Developer sentiment has dampened significantly following the government’s announcement of new cooling measures, according to a survey conducted by the National University of Singapore (NUS) and the Real Estate Developers’ Association of Singapore (REDAS).
Outlook for the prime residential and suburban residential sectors were the hardest hit; office, business park/hi-tech space and hotel/serviced apartment were relatively unaffected.
REDAS and NUS had earlier completed a report on developer sentiment for Q2 of 2018, before the latest round of cooling measures were revealed on Jul 5.
A follow-up survey after the measures were introduced showed that the Real Estate Sentiment Index (RESI) took a dive from 6.6 to 3.9. According to REDAS, a score under five indicates deteriorating market conditions, while scores above five indicate improving conditions.
The RESI is a derived indicator of overall market sentiment, and comprises a Current Sentiment Index and a Future Sentiment Index.
The Current Sentiment Index, which measures respondents’ view of market conditions in the part six months, was revised downward from 6.7 to 3.9.
The Future Sentiment Index, which measures expectations for the next six months, fell from 6.4 to 4.0.
Post-measures, 65 per cent of the developers expected new launches to be higher, which is down from 87.9 per cent in 2Q18.
In 2Q18, 87.9 per cent of the developers expected new launches to be higher.

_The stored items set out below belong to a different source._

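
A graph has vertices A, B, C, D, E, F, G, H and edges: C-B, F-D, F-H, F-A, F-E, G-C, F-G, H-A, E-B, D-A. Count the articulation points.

Removing F increases the component count from 1 to 2, so F is a cut vertex.
By contrast removing B leaves 1 component; it is not a cut vertex. No other vertex is a cut vertex either.

1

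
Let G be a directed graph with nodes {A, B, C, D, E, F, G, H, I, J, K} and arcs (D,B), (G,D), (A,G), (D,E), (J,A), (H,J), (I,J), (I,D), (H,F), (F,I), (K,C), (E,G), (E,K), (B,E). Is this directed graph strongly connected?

No

There is no directed path from K to G, so the graph is not strongly connected.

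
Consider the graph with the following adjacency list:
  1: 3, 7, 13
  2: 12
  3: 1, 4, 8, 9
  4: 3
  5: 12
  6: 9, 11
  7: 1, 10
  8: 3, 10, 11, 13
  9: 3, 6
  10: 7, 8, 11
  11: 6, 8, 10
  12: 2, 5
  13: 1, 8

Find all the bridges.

The edges on the cycle 8-11-10-8 are not bridges since each lies on that cycle.
But removing 5-12 disconnects 5 from 12; removing 3-4 disconnects 3 from 4; removing 12-2 disconnects 12 from 2 — these are bridges.

12-2, 12-5, 3-4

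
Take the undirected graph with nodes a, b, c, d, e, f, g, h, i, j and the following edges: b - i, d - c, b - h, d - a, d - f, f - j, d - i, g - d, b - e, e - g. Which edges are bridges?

a-d, b-h, c-d, d-f, f-j

The edges on the cycle b-e-g-d-i-b are not bridges since each lies on that cycle.
But removing b - h disconnects b from h; removing d - a disconnects d from a; removing f - j disconnects f from j; removing f - d disconnects f from d — these are bridges.
In total 5 edges are bridges.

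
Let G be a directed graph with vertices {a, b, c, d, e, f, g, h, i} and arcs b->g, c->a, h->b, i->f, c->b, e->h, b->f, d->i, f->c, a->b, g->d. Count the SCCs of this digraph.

3

{a, b, c, d, f, g, i} are all mutually reachable — one SCC of size 7.
{h} is an SCC by itself.
{e} is an SCC by itself.
That gives 3 strongly connected components.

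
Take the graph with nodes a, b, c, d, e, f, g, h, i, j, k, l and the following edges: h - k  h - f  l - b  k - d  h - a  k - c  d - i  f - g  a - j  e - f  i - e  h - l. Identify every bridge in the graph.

The edges on the cycle h-k-d-i-e-f-h are not bridges since each lies on that cycle.
But removing k - c disconnects k from c; removing h - l disconnects h from l; removing j - a disconnects j from a; removing g - f disconnects g from f — these are bridges.
In total 6 edges are bridges.

a-h, a-j, b-l, c-k, f-g, h-l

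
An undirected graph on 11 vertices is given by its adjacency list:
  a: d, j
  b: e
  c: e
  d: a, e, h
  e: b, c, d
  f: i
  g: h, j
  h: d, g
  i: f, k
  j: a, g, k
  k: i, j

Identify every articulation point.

Removing d increases the component count from 1 to 2, so d is a cut vertex.
Removing e increases the component count from 1 to 3, so e is a cut vertex.
Removing i increases the component count from 1 to 2, so i is a cut vertex.
Likewise j, k are cut vertices.
By contrast removing h leaves 1 component; it is not a cut vertex. No other vertex is a cut vertex either.

d, e, i, j, k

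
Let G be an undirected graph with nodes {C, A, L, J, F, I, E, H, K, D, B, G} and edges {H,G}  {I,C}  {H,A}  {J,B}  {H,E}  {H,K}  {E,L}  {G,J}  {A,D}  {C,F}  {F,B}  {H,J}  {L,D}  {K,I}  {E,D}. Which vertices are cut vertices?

H

Removing H increases the component count from 1 to 2, so H is a cut vertex.
By contrast removing G leaves 1 component; it is not a cut vertex. No other vertex is a cut vertex either.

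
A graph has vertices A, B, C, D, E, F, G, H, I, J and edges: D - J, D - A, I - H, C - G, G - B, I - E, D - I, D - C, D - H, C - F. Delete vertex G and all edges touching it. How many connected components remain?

2

With G gone, the remaining components are: {B}; {A, C, D, E, F, H, I, J}.
That is 2 components.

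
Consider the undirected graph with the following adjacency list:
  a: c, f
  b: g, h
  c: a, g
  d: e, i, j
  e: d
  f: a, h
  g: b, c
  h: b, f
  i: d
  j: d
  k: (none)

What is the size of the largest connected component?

k is isolated — a component by itself.
Starting from d we can reach d, e, i, j. That is one component of size 4.
Starting from a we can reach a, b, c, f, g, h. That is one component of size 6.
The largest has 6 vertices.

6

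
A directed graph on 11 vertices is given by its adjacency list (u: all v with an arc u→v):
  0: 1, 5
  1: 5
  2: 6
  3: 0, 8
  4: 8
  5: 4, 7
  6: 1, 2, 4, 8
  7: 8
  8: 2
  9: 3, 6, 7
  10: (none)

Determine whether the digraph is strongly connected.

There is no directed path from 7 to 3, so the graph is not strongly connected.

No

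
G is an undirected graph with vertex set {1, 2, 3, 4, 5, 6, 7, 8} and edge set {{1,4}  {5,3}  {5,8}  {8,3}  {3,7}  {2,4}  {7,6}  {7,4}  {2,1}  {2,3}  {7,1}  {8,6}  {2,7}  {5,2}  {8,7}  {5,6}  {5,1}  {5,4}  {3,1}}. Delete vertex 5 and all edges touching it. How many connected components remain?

1

With 5 gone, the remaining components are: {1, 2, 3, 4, 6, 7, 8}.
That is 1 component.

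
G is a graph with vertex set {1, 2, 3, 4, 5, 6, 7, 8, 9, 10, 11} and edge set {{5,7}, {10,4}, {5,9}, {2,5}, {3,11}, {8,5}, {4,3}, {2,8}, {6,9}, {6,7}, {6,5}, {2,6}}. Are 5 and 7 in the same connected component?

From 5 we can reach 2, 5, 6, 7, 8, 9, which includes 7.

Yes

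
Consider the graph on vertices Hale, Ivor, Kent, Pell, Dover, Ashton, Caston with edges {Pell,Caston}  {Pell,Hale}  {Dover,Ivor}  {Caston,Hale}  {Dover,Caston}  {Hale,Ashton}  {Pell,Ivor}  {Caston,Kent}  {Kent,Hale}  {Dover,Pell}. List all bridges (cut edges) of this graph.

Ashton-Hale

The edges on the cycle Dover-Pell-Ivor-Dover are not bridges since each lies on that cycle.
But removing Hale–Ashton disconnects Hale from Ashton — this is a bridge.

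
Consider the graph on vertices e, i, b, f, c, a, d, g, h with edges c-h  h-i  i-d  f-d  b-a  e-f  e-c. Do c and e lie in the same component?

Yes

From c we can reach c, d, e, f, h, i, which includes e.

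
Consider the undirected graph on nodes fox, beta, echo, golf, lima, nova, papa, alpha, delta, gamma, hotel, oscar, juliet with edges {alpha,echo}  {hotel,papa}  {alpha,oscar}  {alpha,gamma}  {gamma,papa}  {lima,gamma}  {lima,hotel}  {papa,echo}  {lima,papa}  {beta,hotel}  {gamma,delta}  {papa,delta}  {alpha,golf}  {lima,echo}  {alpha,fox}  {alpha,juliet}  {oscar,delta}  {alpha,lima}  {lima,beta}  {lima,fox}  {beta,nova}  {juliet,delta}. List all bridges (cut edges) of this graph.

alpha-golf, beta-nova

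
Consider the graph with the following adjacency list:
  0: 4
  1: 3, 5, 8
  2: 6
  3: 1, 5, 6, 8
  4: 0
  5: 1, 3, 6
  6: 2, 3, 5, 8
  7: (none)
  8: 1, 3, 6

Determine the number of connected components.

3

7 is isolated — a component by itself.
Starting from 0 we can reach 0, 4. That is one component of size 2.
Starting from 1 we can reach 1, 2, 3, 5, 6, 8. That is one component of size 6.
Total: 3 components.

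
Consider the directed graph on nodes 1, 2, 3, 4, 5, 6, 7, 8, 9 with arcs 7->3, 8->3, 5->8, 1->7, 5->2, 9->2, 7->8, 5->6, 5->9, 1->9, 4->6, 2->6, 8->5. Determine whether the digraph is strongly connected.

There is no directed path from 9 to 1, so the graph is not strongly connected.

No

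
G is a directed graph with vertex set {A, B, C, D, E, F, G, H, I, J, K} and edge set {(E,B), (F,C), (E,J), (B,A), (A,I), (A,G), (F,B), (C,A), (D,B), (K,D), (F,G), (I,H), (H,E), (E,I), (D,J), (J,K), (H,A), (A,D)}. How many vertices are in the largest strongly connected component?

8

{A, B, D, E, H, I, J, K} are all mutually reachable — one SCC of size 8.
{C} is an SCC by itself.
{F} is an SCC by itself.
{G} is an SCC by itself.
The largest has 8 vertices.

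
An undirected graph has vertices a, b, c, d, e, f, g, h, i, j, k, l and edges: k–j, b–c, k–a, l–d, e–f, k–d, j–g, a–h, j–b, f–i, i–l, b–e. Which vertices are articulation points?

a, b, j, k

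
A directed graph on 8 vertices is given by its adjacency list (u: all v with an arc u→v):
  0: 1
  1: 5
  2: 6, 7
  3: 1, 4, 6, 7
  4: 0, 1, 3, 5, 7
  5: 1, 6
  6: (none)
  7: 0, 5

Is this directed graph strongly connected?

No

There is no directed path from 4 to 2, so the graph is not strongly connected.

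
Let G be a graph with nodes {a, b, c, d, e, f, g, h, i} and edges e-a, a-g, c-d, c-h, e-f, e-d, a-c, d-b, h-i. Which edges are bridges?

a-g, b-d, c-h, e-f, h-i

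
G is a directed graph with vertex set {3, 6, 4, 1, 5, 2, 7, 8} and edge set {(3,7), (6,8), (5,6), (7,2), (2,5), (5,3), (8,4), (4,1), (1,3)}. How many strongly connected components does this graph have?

{1, 2, 3, 4, 5, 6, 7, 8} are all mutually reachable — one SCC of size 8.
That gives 1 strongly connected component.

1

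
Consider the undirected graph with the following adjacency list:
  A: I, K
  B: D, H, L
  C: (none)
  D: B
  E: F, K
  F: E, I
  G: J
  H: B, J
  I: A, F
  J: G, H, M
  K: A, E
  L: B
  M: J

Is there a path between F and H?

The component containing F is {A, E, F, I, K}, and H is not in it.

No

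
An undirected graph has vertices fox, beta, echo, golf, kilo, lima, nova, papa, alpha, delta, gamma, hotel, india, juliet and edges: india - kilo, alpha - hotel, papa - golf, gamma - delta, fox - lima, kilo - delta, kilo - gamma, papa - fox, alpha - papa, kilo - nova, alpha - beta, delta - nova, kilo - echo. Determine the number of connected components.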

But post-measures, this took a dip to 65 per cent.
Similarly, fewer developers expected there to be more new launches, with the proportion falling from 88 per cent to 64.8 per cent.
In terms of unit price change, developers were mostly sceptical of prices increasing, and more indicated that they would drop.
Only 13.5 per cent of the developers anticipated residential property prices to increase in the next six months after the cooling measures, compared to 81.8 per cent in 2Q18. In addition, 48.6 per cent of them expected prices to drop after the measures – an increase from only 3 per cent in 2Q18.